Вещь свою, помню, я назвал «Глаза». Такой антивоенный монолог в стихах. Слово «война» уже в то время, точно так же, как и до того времени, точно так же, как и после того времени, витало всюду в воздухе, как вечное проклятие, преследующее человека еще со времен Адама и Каина. Монолог-крик солдата, который в окопах потерял глаза и лишь теперь, ослепнув, стал видеть.

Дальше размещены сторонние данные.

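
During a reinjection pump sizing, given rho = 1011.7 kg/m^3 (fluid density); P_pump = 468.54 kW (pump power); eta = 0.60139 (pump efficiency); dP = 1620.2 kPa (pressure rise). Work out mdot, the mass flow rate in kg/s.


mdot = P_pump * rho * eta / dP
mdot = 468.54 * 1011.7 * 0.60139 / 1620.2
mdot = 175.95 kg/s


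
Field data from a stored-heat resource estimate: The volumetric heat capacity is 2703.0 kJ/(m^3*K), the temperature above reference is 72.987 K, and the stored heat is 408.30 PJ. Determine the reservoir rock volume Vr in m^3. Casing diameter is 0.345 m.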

Я написал стихотворение о смерти моей тети Иты. Длинное жалостливое стихотворение, помню, в стиле тех длинных песен, что нищие поют по дворам. Стихотворению я дал красивое название: народная баллада. Тетя Ита моя замуж не вышла, умерла в молодости старой девой. Она жила с бабушкой Ентой в низеньком домике, таком низеньком, что маленькая бабушка Ента чуть не касалась головой потолка. Наверху, в углу, как икона, висело тети Иты девичье зеркало с ржавыми пятнами. Висело так наклонно, что я всегда видел себя в нем вверх ногами. Бабушки Ентино кухонное окошечко выходило в конюшню, которую поставил там добрый сосед после смерти дедушки Зусие. И вся «панорама» бабушки Енты и тети Иты состояла из длинного корыта и лошадиного зада, что стоит и гадит прямо на стекла. Тетя Ита любила читать книжки Шомера[9]9
  Шомер (Нохем-Меер Шайкевич) (1849—1905) – еврейский писатель, автор множества популярных в 80-е годы прошлого столетия бульварных романов.


[Закрыть]
. Она находила в них, наверно, искру надежды, что на земле могут случаться чудеса, из пастуха может получиться король, из бедняка – богач, из грязи да в князи. После смерти дедушки Зусие бабушка Ента и тетя Ита сидели обе, согнутые над ситом, чистили для богачей перья, белые легкие перышки летали по домику, как снежинки, покрывали обеим головы, и бабушка Ента с тетей Итой выглядели обе как одинаковые белые сказочные старушки. Тетя Ита умерла в рашковской «казенной» больнице от тифа. Ее выдали в заколоченном гробу, обмазанном смолой и побрызганном карболкой. Никому к покойнице нельзя было прикасаться. На похоронах отец мой один нес гроб на спине, а родственники шли сзади, чуть поодаль. Отец шагал, согнувшись, с гробом на спине в гору на кладбище, как сам распятый с тяжелым крестом на себе. Вот-вот он сам себя пригвоздит наверху к этому кресту.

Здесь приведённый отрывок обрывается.